Die ersten 100 Tage der Arbeit im Projekt Social Media in Lehr- und Lernszenarien sind vergangen. Das gibt Anlass zu einem Rückblick. In dieser kurzen Zeit sind Social Media für uns „Weg und Ziel zugleich“ (Julia Klammer) geworden: Wir erforschen den Umgang mit und den Einsatz von Social Media und sind gleichermassen selbst mitten drin im ‚Doing Social Media‘.

Die Strategische Initiative startete am 1. Juni 2012. Bereits beim Kick off stand fest, dass wir mehrgleisig in die Arbeit starten wollten und mussten. Grundsätzlich war vorgesehen, parallel mit der Ist- und der Potential-Analyse zu beginnen (mehr zum Forschungskonzept hier). Dazu kamen der Wunsch und der Bedarf, die Informationen zum Projekt ebenfalls über Social Media zu kommunizieren. Somit wurde diese Website mit integriertem Blog aufgesetzt. Unsere Internetpräsenz wird inzwischen durch flankierende Aktivitäten auf Facebook, Twitter und Yammer abgerundet.

Kaum war die Initiative online sichtbar, ging es Schlag auf Schlag:

Als qualitatives Element der Ist-Analyse und in Vorbereitung der Szenarien-Entwicklung wurden drei Fokusgruppen durchgeführt. Zeitgleich startete die Potential-Analyse. Bereits Mitte Juli konnten wir erste Ergebnisse vorstellen (Artikel: Social Media Stories: Ergebnisse aus den Fokusgruppen & Social … was? Vorschlag einer Definition von “Social Media”).
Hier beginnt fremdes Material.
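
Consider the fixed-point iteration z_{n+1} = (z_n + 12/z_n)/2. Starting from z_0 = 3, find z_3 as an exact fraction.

z_1 = (3 + 12/3)/2 = 7/2.
z_2 = (7/2 + 12/(7/2))/2 = 97/28.
z_3 = (97/28 + 12/(97/28))/2 = 18817/5432.

18817/5432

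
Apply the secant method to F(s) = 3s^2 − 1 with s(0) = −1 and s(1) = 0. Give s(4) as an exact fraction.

F(−1) = 2, F(0) = −1. s(2) = 0 − (−1)·(0 − (−1))/((−1) − 2) = −1/3.
F(0) = −1, F(−1/3) = −2/3. s(3) = (−1/3) − (−2/3)·((−1/3) − 0)/((−2/3) − (−1)) = −1.
F(−1/3) = −2/3, F(−1) = 2. s(4) = (−1) − 2·((−1) − (−1/3))/(2 − (−2/3)) = −1/2.

−1/2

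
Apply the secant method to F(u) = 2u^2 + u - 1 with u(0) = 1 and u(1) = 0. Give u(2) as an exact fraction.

1/3

F(1) = 2, F(0) = -1. u(2) = 0 - (-1)·(0 - 1)/((-1) - 2) = 1/3.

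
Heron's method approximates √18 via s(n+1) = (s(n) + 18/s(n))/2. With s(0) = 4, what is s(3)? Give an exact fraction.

s(1) = (4 + 18/4)/2 = 17/4.
s(2) = (17/4 + 18/(17/4))/2 = 577/136.
s(3) = (577/136 + 18/(577/136))/2 = 665857/156944.

665857/156944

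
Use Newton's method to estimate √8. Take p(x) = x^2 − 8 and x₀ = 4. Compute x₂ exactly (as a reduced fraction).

p'(x) = 2x.
p(4) = 8, p'(4) = 8, so x₁ = 4 − 8/8 = 3.
p(3) = 1, p'(3) = 6, so x₂ = 3 − 1/6 = 17/6.

17/6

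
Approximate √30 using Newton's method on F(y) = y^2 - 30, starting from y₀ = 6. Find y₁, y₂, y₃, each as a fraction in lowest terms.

F'(y) = 2y.
F(6) = 6, F'(6) = 12, so y₁ = 6 - 6/12 = 11/2.
F(11/2) = 1/4, F'(11/2) = 11, so y₂ = (11/2) - (1/4)/11 = 241/44.
F(241/44) = 1/1936, F'(241/44) = 241/22, so y₃ = (241/44) - (1/1936)/(241/22) = 116161/21208.

y₁ = 11/2, y₂ = 241/44, y₃ = 116161/21208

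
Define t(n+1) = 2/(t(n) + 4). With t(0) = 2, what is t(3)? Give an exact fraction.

13/29

t(1) = 2/(2 + 4) = 1/3.
t(2) = 2/(1/3 + 4) = 6/13.
t(3) = 2/(6/13 + 4) = 13/29.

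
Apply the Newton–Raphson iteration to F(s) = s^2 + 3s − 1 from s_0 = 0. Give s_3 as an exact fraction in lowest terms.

F'(s) = 2s + 3.
F(0) = −1, F'(0) = 3, so s_1 = 0 − (−1)/3 = 1/3.
F(1/3) = 1/9, F'(1/3) = 11/3, so s_2 = (1/3) − (1/9)/(11/3) = 10/33.
F(10/33) = 1/1089, F'(10/33) = 119/33, so s_3 = (10/33) − (1/1089)/(119/33) = 1189/3927.

1189/3927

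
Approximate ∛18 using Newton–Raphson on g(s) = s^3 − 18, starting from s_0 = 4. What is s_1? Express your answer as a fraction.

g'(s) = 3s^2.
g(4) = 46, g'(4) = 48, so s_1 = 4 − 46/48 = 73/24.

73/24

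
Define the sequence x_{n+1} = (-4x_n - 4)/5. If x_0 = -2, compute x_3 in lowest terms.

44/125

x_1 = (-4·(-2) - 4)/5 = 4/5.
x_2 = (-4·(4/5) - 4)/5 = -36/25.
x_3 = (-4·(-36/25) - 4)/5 = 44/125.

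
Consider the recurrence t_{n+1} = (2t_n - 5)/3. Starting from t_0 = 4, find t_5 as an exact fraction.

t_1 = (2·4 - 5)/3 = 1.
t_2 = (2·1 - 5)/3 = -1.
t_3 = (2·(-1) - 5)/3 = -7/3.
t_4 = (2·(-7/3) - 5)/3 = -29/9.
t_5 = (2·(-29/9) - 5)/3 = -103/27.

-103/27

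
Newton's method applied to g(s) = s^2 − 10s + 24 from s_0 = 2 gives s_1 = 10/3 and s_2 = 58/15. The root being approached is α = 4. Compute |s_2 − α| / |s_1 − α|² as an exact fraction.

3/10

s_1 − α = 10/3 − 4 = −2/3, so |s_1 − α| = 2/3.
s_2 − α = 58/15 − 4 = −2/15, so |s_2 − α| = 2/15.
|s_1 − α|² = 4/9.
Ratio = (2/15) / (4/9) = 3/10.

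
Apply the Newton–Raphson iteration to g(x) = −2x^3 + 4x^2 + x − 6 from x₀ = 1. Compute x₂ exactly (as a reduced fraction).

10/7

g'(x) = −6x^2 + 8x + 1.
g(1) = −3, g'(1) = 3, so x₁ = 1 − (−3)/3 = 2.
g(2) = −4, g'(2) = −7, so x₂ = 2 − (−4)/(−7) = 10/7.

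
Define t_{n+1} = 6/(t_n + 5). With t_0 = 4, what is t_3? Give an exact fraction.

t_1 = 6/(4 + 5) = 2/3.
t_2 = 6/(2/3 + 5) = 18/17.
t_3 = 6/(18/17 + 5) = 102/103.

102/103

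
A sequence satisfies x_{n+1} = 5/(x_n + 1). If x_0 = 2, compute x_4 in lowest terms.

x_1 = 5/(2 + 1) = 5/3.
x_2 = 5/(5/3 + 1) = 15/8.
x_3 = 5/(15/8 + 1) = 40/23.
x_4 = 5/(40/23 + 1) = 115/63.

115/63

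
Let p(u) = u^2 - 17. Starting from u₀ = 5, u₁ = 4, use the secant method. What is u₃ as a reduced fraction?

p(5) = 8, p(4) = -1. u₂ = 4 - (-1)·(4 - 5)/((-1) - 8) = 37/9.
p(4) = -1, p(37/9) = -8/81. u₃ = (37/9) - (-8/81)·((37/9) - 4)/((-8/81) - (-1)) = 301/73.

301/73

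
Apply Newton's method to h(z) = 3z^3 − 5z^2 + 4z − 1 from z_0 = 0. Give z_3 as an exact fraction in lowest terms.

9722/24013

h'(z) = 9z^2 − 10z + 4.
h(0) = −1, h'(0) = 4, so z_1 = 0 − (−1)/4 = 1/4.
h(1/4) = −17/64, h'(1/4) = 33/16, so z_2 = (1/4) − (−17/64)/(33/16) = 25/66.
h(25/66) = −3757/95832, h'(25/66) = 2183/1452, so z_3 = (25/66) − (−3757/95832)/(2183/1452) = 9722/24013.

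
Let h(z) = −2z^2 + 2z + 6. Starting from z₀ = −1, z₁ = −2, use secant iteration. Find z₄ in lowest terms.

h(−1) = 2, h(−2) = −6. z₂ = (−2) − (−6)·((−2) − (−1))/((−6) − 2) = −5/4.
h(−2) = −6, h(−5/4) = 3/8. z₃ = (−5/4) − (3/8)·((−5/4) − (−2))/((3/8) − (−6)) = −22/17.
h(−5/4) = 3/8, h(−22/17) = 18/289. z₄ = (−22/17) − (18/289)·((−22/17) − (−5/4))/((18/289) − (3/8)) = −314/241.

−314/241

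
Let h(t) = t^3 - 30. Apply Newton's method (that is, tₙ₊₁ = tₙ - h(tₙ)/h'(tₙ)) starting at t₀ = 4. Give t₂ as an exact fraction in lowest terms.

h'(t) = 3t^2.
h(4) = 34, h'(4) = 48, so t₁ = 4 - 34/48 = 79/24.
h(79/24) = 78319/13824, h'(79/24) = 6241/192, so t₂ = (79/24) - (78319/13824)/(6241/192) = 700399/224676.

700399/224676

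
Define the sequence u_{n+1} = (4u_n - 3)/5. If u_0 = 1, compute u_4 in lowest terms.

-851/625

u_1 = (4·1 - 3)/5 = 1/5.
u_2 = (4·(1/5) - 3)/5 = -11/25.
u_3 = (4·(-11/25) - 3)/5 = -119/125.
u_4 = (4·(-119/125) - 3)/5 = -851/625.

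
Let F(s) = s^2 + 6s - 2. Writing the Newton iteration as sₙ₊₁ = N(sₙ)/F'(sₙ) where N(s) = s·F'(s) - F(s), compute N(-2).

F'(s) = 2s + 6.
N(s) = s·F'(s) - F(s) = s·(2s + 6) - (s^2 + 6s - 2) = s^2 + 2.
N(-2) = 6.

6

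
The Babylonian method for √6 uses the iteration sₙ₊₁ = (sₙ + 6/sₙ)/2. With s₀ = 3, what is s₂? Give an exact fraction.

s₁ = (3 + 6/3)/2 = 5/2.
s₂ = (5/2 + 6/(5/2))/2 = 49/20.

49/20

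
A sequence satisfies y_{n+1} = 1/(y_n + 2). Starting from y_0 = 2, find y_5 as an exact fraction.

y_1 = 1/(2 + 2) = 1/4.
y_2 = 1/(1/4 + 2) = 4/9.
y_3 = 1/(4/9 + 2) = 9/22.
y_4 = 1/(9/22 + 2) = 22/53.
y_5 = 1/(22/53 + 2) = 53/128.

53/128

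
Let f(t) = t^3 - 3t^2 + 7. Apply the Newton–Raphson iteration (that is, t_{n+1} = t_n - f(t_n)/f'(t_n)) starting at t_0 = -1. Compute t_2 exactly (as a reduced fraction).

f'(t) = 3t^2 - 6t.
f(-1) = 3, f'(-1) = 9, so t_1 = (-1) - 3/9 = -4/3.
f(-4/3) = -19/27, f'(-4/3) = 40/3, so t_2 = (-4/3) - (-19/27)/(40/3) = -461/360.

-461/360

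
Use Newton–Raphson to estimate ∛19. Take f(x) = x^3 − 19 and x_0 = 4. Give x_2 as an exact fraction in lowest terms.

f'(x) = 3x^2.
f(4) = 45, f'(4) = 48, so x_1 = 4 − 45/48 = 49/16.
f(49/16) = 39825/4096, f'(49/16) = 7203/256, so x_2 = (49/16) − (39825/4096)/(7203/256) = 52187/19208.

52187/19208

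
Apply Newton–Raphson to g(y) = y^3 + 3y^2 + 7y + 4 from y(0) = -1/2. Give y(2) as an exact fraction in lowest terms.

g'(y) = 3y^2 + 6y + 7.
g(-1/2) = 9/8, g'(-1/2) = 19/4, so y(1) = (-1/2) - (9/8)/(19/4) = -14/19.
g(-14/19) = 486/6859, g'(-14/19) = 1519/361, so y(2) = (-14/19) - (486/6859)/(1519/361) = -21752/28861.

-21752/28861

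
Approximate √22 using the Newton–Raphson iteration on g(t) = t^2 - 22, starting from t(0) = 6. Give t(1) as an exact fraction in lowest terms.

29/6

g'(t) = 2t.
g(6) = 14, g'(6) = 12, so t(1) = 6 - 14/12 = 29/6.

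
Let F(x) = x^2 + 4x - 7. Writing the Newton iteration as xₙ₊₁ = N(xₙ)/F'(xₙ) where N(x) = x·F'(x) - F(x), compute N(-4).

F'(x) = 2x + 4.
N(x) = x·F'(x) - F(x) = x·(2x + 4) - (x^2 + 4x - 7) = x^2 + 7.
N(-4) = 23.

23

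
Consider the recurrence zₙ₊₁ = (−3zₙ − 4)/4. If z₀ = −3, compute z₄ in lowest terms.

z₁ = (−3·(−3) − 4)/4 = 5/4.
z₂ = (−3·(5/4) − 4)/4 = −31/16.
z₃ = (−3·(−31/16) − 4)/4 = 29/64.
z₄ = (−3·(29/64) − 4)/4 = −343/256.

−343/256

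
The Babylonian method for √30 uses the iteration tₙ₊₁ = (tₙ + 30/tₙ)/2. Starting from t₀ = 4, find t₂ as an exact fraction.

t₁ = (4 + 30/4)/2 = 23/4.
t₂ = (23/4 + 30/(23/4))/2 = 1009/184.

1009/184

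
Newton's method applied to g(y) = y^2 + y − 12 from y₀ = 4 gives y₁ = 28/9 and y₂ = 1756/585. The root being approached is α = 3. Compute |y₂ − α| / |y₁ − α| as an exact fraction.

1/65

y₁ − α = 28/9 − 3 = 1/9, so |y₁ − α| = 1/9.
y₂ − α = 1756/585 − 3 = 1/585, so |y₂ − α| = 1/585.
Ratio = (1/585) / (1/9) = 1/65.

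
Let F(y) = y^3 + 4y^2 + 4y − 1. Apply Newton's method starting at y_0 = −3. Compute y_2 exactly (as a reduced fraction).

F'(y) = 3y^2 + 8y + 4.
F(−3) = −4, F'(−3) = 7, so y_1 = (−3) − (−4)/7 = −17/7.
F(−17/7) = −496/343, F'(−17/7) = 111/49, so y_2 = (−17/7) − (−496/343)/(111/49) = −1391/777.

−1391/777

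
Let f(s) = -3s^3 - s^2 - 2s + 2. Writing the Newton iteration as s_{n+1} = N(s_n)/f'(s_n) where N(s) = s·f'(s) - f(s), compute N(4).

-402

f'(s) = -9s^2 - 2s - 2.
N(s) = s·f'(s) - f(s) = s·(-9s^2 - 2s - 2) - (-3s^3 - s^2 - 2s + 2) = -6s^3 - s^2 - 2.
N(4) = -402.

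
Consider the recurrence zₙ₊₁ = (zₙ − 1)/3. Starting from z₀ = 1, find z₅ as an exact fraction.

z₁ = (1 − 1)/3 = 0.
z₂ = (0 − 1)/3 = −1/3.
z₃ = ((−1/3) − 1)/3 = −4/9.
z₄ = ((−4/9) − 1)/3 = −13/27.
z₅ = ((−13/27) − 1)/3 = −40/81.

−40/81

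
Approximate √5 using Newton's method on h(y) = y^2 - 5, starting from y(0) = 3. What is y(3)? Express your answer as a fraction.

h'(y) = 2y.
h(3) = 4, h'(3) = 6, so y(1) = 3 - 4/6 = 7/3.
h(7/3) = 4/9, h'(7/3) = 14/3, so y(2) = (7/3) - (4/9)/(14/3) = 47/21.
h(47/21) = 4/441, h'(47/21) = 94/21, so y(3) = (47/21) - (4/441)/(94/21) = 2207/987.

2207/987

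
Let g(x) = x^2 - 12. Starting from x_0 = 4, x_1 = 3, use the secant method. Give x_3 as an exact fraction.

g(4) = 4, g(3) = -3. x_2 = 3 - (-3)·(3 - 4)/((-3) - 4) = 24/7.
g(3) = -3, g(24/7) = -12/49. x_3 = (24/7) - (-12/49)·((24/7) - 3)/((-12/49) - (-3)) = 52/15.

52/15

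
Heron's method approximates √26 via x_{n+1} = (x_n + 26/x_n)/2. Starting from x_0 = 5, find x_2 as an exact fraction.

x_1 = (5 + 26/5)/2 = 51/10.
x_2 = (51/10 + 26/(51/10))/2 = 5201/1020.

5201/1020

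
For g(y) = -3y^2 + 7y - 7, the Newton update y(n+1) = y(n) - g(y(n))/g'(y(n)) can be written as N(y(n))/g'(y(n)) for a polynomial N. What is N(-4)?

-41

g'(y) = -6y + 7.
N(y) = y·g'(y) - g(y) = y·(-6y + 7) - (-3y^2 + 7y - 7) = -3y^2 + 7.
N(-4) = -41.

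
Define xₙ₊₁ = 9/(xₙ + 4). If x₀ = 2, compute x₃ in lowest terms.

99/62

x₁ = 9/(2 + 4) = 3/2.
x₂ = 9/(3/2 + 4) = 18/11.
x₃ = 9/(18/11 + 4) = 99/62.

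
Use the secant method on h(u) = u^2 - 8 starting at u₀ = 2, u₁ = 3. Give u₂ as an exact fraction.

h(2) = -4, h(3) = 1. u₂ = 3 - 1·(3 - 2)/(1 - (-4)) = 14/5.

14/5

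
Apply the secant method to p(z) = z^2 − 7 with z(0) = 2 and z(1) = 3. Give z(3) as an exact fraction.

37/14

p(2) = −3, p(3) = 2. z(2) = 3 − 2·(3 − 2)/(2 − (−3)) = 13/5.
p(3) = 2, p(13/5) = −6/25. z(3) = (13/5) − (−6/25)·((13/5) − 3)/((−6/25) − 2) = 37/14.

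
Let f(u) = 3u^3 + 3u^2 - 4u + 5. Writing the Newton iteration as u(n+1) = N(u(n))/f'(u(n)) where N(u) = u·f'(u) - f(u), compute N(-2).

-41

f'(u) = 9u^2 + 6u - 4.
N(u) = u·f'(u) - f(u) = u·(9u^2 + 6u - 4) - (3u^3 + 3u^2 - 4u + 5) = 6u^3 + 3u^2 - 5.
N(-2) = -41.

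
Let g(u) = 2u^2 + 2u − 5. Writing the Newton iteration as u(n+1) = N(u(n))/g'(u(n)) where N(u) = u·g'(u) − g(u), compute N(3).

23

g'(u) = 4u + 2.
N(u) = u·g'(u) − g(u) = u·(4u + 2) − (2u^2 + 2u − 5) = 2u^2 + 5.
N(3) = 23.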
Unter anderem publizierten wir einen ersten Entwurf einer Definition von Social Media, die auf den Ergebnissen der Fokusgruppen basiert. In Bezug auf diese Definition geschieht, was ich oben mit ‚Doing Social Media‘ bezeichnet habe: Als Reaktion auf unsere erste Definition haben wir viele Kommentare erhalten, nicht nur im Blog. Auf der Basis dieser Kommentare entwickeln wir die Definition weiter und stellen unsere Ideen erneut zur Verfügung. Diese Weiterentwicklungen werden wiederum mit Links angereichert, durch Pingbacks verlinkt und kommentiert. In unserem Fall setzt sich die Diskussion der Definition von Social Media z.B. in Yammer im Netzwerk Social Media fort.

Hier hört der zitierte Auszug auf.